The most promising among them are not the expensive, content-deprived 3-D high-definition sets that form the center of most companies' exhibits (you can't call them "booths" when they could hold the average McMansion). That honor goes to a different TV upgrade: the increasing Internet capability of most sets.
At last year's CES, offering access to YouTube -- for viewers willing to run a network cable to the back of the set -- counted as a major achievement. This year, most vendors are touting a wider range of Internet media services that include video on demand from Amazon.com and Netflix (but not the free Hulu) and Web radio from such sites as Pandora and Slacker.
LG and Panasonic also demonstrated sets that could also act as video phones for the Skype Internet calling service, with the addition of a webcam add-on. And many of these Web-smart sets now include WiFi wireless networking, greatly simplifying the setup routine.
All these advances both lend the idiot box some Internet smarts and make it easier for home viewers to explore video sources beyond subscription-TV services.
The smartphone market has also gotten a major lift from the Internet -- in particular, one company that often seems to run most of it, Google. The Mountain View, Calif., Web giant's free, open-source Android operating system is quickly cementing itself as the software of choice in that market. AT&T Wireless, the last carrier not to offer any Android phones, said it would sell five new devices running Google software.
In comparison, Research in Motion's BlackBerry has lost its buzz and Microsoft's Windows Mobile has become an afterthought, barely getting a mention in the glitch-plagued keynote by chief executive Steve Ballmer that opened the show.
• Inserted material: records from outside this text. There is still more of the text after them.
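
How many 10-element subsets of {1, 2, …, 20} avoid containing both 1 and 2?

140998

All 10-subsets: C(20,10) = 184756. Those containing both fixed elements: C(18,8) = 43758.
184756 − 43758 = 140998.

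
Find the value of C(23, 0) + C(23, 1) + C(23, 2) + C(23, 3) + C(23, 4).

10903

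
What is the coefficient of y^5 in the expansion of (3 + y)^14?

The general term is C(14,j)·(3)^j·(y)^(14-j); the y^5 term has j = 9.
C(14,9) = 2002.
Coefficient = C(14,9) · 3^9 = 2002 · 19683 = 39405366.

39405366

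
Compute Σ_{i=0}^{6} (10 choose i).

848

1 + 10 + 45 + 120 + 210 + 252 + 210 = 848.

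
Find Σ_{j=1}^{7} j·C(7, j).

448

Differentiating (1+x)^7 and setting x=1: Σ j·C(7,j) = 7·2^6 = 448.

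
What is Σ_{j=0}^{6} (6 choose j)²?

924

Σ C(6,j)² is the coefficient of x^6 in (1+x)^6(1+x)^6 = (1+x)^12, i.e. C(12,6) = 924.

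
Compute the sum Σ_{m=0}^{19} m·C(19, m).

4980736

Differentiating (1+x)^19 and setting x=1: Σ m·C(19,m) = 19·2^18 = 4980736.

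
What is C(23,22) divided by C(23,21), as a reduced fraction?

C(n,k+1)/C(n,k) = (n−k)/(k+1) = (23−21)/(21+1) = 2/22 = 1/11.

1/11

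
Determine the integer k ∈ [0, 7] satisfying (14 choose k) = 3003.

6

C(14,k) increases on 0 ≤ k ≤ 7. C(14,5) = 2002 and C(14,6) = 3003, so k = 6.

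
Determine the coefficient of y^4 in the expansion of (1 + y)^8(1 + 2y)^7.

6006

Coefficient of y^4 = Σ_{j} C(8,j)·1^j·C(7,4-j)·2^(4-j) for j from 0 to 4.
= 560 + 2240 + 2352 + 784 + 70 = 6006.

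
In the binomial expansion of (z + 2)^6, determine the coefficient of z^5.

The general term is C(6,j)·(z)^j·(2)^(6-j); the z^5 term has j = 5.
C(6,5) = 6.
Coefficient = C(6,5) · 2^1 = 6 · 2 = 12.

12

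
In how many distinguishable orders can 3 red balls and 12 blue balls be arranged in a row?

455

Choose positions for the red balls: C(15,3) = 455.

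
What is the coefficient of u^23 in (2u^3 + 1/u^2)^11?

General term: C(11,j)·(2u^3)^j·(1/u^2)^(11-j), with u-exponent 3j − 2(11−j) = 5j − 22.
Set 5j − 22 = 23: j = 9.
C(11,9) = 55; 2^9 = 512; 1^2 = 1.
Coefficient = 55 · 512 · 1 = 28160.

28160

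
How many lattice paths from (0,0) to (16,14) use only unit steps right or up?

145422675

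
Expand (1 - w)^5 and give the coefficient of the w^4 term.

The general term is C(5,j)·(1)^j·(-w)^(5-j); the w^4 term has j = 1.
C(5,1) = 5.
Coefficient = C(5,1) = 5.

5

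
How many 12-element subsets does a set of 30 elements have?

86493225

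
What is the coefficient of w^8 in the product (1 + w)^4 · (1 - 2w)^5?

-48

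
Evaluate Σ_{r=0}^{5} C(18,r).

12616

1 + 18 + 153 + 816 + 3060 + 8568 = 12616.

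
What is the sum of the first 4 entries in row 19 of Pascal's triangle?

1 + 19 + 171 + 969 = 1160.

1160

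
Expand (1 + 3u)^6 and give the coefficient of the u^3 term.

The general term is C(6,j)·(1)^j·(3u)^(6-j); the u^3 term has j = 3.
C(6,3) = 20.
Coefficient = C(6,3) · 3^3 = 20 · 27 = 540.

540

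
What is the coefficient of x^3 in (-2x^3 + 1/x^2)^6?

-160

General term: C(6,j)·(-2x^3)^j·(1/x^2)^(6-j), with x-exponent 3j − 2(6−j) = 5j − 12.
Set 5j − 12 = 3: j = 3.
C(6,3) = 20; (-2)^3 = -8; 1^3 = 1.
Coefficient = 20 · (-8) · 1 = -160.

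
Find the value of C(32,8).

C(32,8) = (32·31·30·29·28·27·26·25) / 8! = 424097856000 / 40320 = 10518300.

10518300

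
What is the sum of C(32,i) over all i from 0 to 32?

The entries of row 32 sum to 2^32 = 4294967296.

4294967296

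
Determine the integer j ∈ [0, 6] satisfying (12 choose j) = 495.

C(12,j) increases on 0 ≤ j ≤ 6. C(12,3) = 220 and C(12,4) = 495, so j = 4.

4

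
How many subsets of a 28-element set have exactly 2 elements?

378

Choose the 2 positions: C(28,2) = 378.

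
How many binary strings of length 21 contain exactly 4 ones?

5985

Choose the 4 positions: C(21,4) = 5985.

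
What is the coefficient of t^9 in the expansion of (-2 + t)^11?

The general term is C(11,j)·(-2)^j·(t)^(11-j); the t^9 term has j = 2.
C(11,2) = 55.
Coefficient = C(11,2) · (-2)^2 = 55 · 4 = 220.

220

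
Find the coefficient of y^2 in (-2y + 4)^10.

The general term is C(10,j)·(-2y)^j·(4)^(10-j); the y^2 term has j = 2.
C(10,2) = 45.
Coefficient = C(10,2) · (-2)^2 · 4^8 = 45 · 4 · 65536 = 11796480.

11796480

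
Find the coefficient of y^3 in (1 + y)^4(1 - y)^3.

Coefficient of y^3 = Σ_{j} C(4,j)·1^j·C(3,3-j)·(-1)^(3-j) for j from 0 to 3.
= (-1) + 12 + (-18) + 4 = -3.

-3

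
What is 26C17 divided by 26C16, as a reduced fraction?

C(n,k+1)/C(n,k) = (n−k)/(k+1) = (26−16)/(16+1) = 10/17.

10/17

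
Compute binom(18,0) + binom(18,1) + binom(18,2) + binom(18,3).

1 + 18 + 153 + 816 = 988.

988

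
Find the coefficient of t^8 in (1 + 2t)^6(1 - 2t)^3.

-768

Coefficient of t^8 = Σ_{j} C(6,j)·2^j·C(3,8-j)·(-2)^(8-j) for j from 5 to 6.
= (-1536) + 768 = -768.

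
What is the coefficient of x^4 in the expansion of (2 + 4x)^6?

15360

The general term is C(6,j)·(2)^j·(4x)^(6-j); the x^4 term has j = 2.
C(6,2) = 15.
Coefficient = C(6,2) · 2^2 · 4^4 = 15 · 4 · 256 = 15360.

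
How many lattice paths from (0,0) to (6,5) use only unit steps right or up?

Each path is a sequence of 11 steps with 6 rights: C(11,6) = 462.

462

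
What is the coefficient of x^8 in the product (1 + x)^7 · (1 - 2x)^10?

Coefficient of x^8 = Σ_{j} C(7,j)·1^j·C(10,8-j)·(-2)^(8-j) for j from 0 to 7.
= 11520 + (-107520) + 282240 + (-282240) + 117600 + (-20160) + 1260 + (-20) = 2680.

2680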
Android also runs some e-book readers, yet another popular category of gadget at CES. Amazon's Kindle series has already won over the wallets of many customers, and now devices such as Sony's Reader Daily Edition and Plastic Logic's sleek but luxury-priced Que are making their own play for the market.
But the e-ink technology they use for their screens continues to hold back the category, thanks to its slow response time and lack of color. It's one of the rare digital components to show no significant improvement over the past two years.
The entire category of e-readers could, of course, get upended at the end of this month, when Apple will allegedly unveil a new sort of slate computer. Apple's practice of sitting out CES hasn't stopped attendees from speculating about what that company will do -- or showing off hardware that ties into its iPods and iPhones.
Microsoft's stock, meanwhile, continues to stagnate at CES. The company had no major new products to show off -- the possibly revolutionary "Natal" interface for its Xbox 360 game console, which will let you control the action just by moving your hands and body, wasn't getting any demonstrations -- and the "slate" no-keyboard tablet computers that it's signed up HP and other manufacturers to build look like a repeat of its doomed "Ultra Mobile PC" concept.
Beyond splashy product launches, CES also hosts thousands of less ambitious pitches: the incremental upgrades in products that vendors hope will coax past buyers to invest in an upgrade. This can be enthralling if you haven't bought any new gadgets in a while, or exasperating if you just did.
Consider a part of Samsung's exhibit that consisted of side-by-side comparisons of flat-panel LCDs. Each TV tableau featured a 2010 Samsung model and its 2009 predecessor; captions explained how last year's model underperformed its successor in such aspects as color, contrast, viewing angle and sharpness.
Cruel? Perhaps. But it's an unavoidable message for customers who want to keep up with an industry built on the idea of constant reinvention: If you think you've just bought the very best there is, wait until next year.